In Washington, Senate Republican leader Bob Dole of Kansas said Clinton’s speech failed to address the increasing gap between U.S. interests and U.N. operations. Specifically, Clinton did not spell out what U.S. interests are in the operation in Somalia, Dole said.

‘‘We must avoid adopting the U.N. agenda whether in Somalia, in Bosnia, in Haiti, or elsewhere when it does not meet our standards and principles,’‘ Dole said in a statement. ‘‘The key to making the world safe for democracies and not for dictators, is not to ‘reinvent’ the United Nations but to assert U.S. leadership in support of U.S. interests.‘’

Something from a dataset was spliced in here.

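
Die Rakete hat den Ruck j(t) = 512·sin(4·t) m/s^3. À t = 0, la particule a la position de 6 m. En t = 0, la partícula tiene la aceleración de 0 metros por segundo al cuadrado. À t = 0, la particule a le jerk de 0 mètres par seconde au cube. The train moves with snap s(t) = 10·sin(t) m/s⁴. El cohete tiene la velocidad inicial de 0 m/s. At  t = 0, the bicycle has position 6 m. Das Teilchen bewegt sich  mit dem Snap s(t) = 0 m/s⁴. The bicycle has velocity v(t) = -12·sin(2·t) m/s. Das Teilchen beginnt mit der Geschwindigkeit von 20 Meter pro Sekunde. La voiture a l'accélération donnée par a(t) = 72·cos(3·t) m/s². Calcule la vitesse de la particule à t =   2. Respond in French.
Pour résoudre ceci, nous devons prendre 3 primitives de notre équation du snap s(t) = 0. L'intégrale du snap, avec j(0) = 0, donne le jerk: j(t) = 0. En prenant ∫j(t)dt et en appliquant a(0) = 0, nous trouvons a(t) = 0. En prenant ∫a(t)dt et en appliquant v(0) = 20, nous trouvons v(t) = 20. En utilisant v(t) = 20 et en substituant t = 2, nous trouvons v = 20.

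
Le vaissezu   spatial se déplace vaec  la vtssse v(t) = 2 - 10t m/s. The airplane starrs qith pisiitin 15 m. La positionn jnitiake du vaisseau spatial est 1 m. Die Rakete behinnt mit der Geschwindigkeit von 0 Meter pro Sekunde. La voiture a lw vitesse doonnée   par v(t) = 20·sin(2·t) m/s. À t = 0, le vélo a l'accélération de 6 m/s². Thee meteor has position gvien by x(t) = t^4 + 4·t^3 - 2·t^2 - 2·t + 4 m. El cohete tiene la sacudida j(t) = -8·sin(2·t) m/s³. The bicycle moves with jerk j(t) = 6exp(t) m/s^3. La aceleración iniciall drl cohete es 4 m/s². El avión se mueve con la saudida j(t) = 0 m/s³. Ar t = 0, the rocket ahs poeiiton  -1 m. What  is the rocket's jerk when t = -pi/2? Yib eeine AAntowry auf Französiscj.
De l'équation du jerk j(t) = -8·sin(2·t), nous substituons t = -pi/2 pour obtenir j = 0.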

Clinton, in an extensive section on the problems of children around the world, said 1.5 million had died in wars over the past decade. He said it was ‘‘far more unforgivable that in that same period 40 million children died from diseases completely preventable with simple vaccines or medicine.’‘

Exhorting against government-sponsored terrorism, torture and repression, Clinton said the United States was determined to see suspects brought to justice in the 1988 bombing of a Pan Am jetliner in which 270 people died in Scotland.

After his address, Clinton met with the leaders of the Baltic nations of Lithuania, Latvia and Estonia; Prime Minister Hosokawa of Japan, President Cesar Gaviria of Colombia, Prime Minister Rafiq Hariri of Lebanon and President Joaquin Chissano of Mozambique.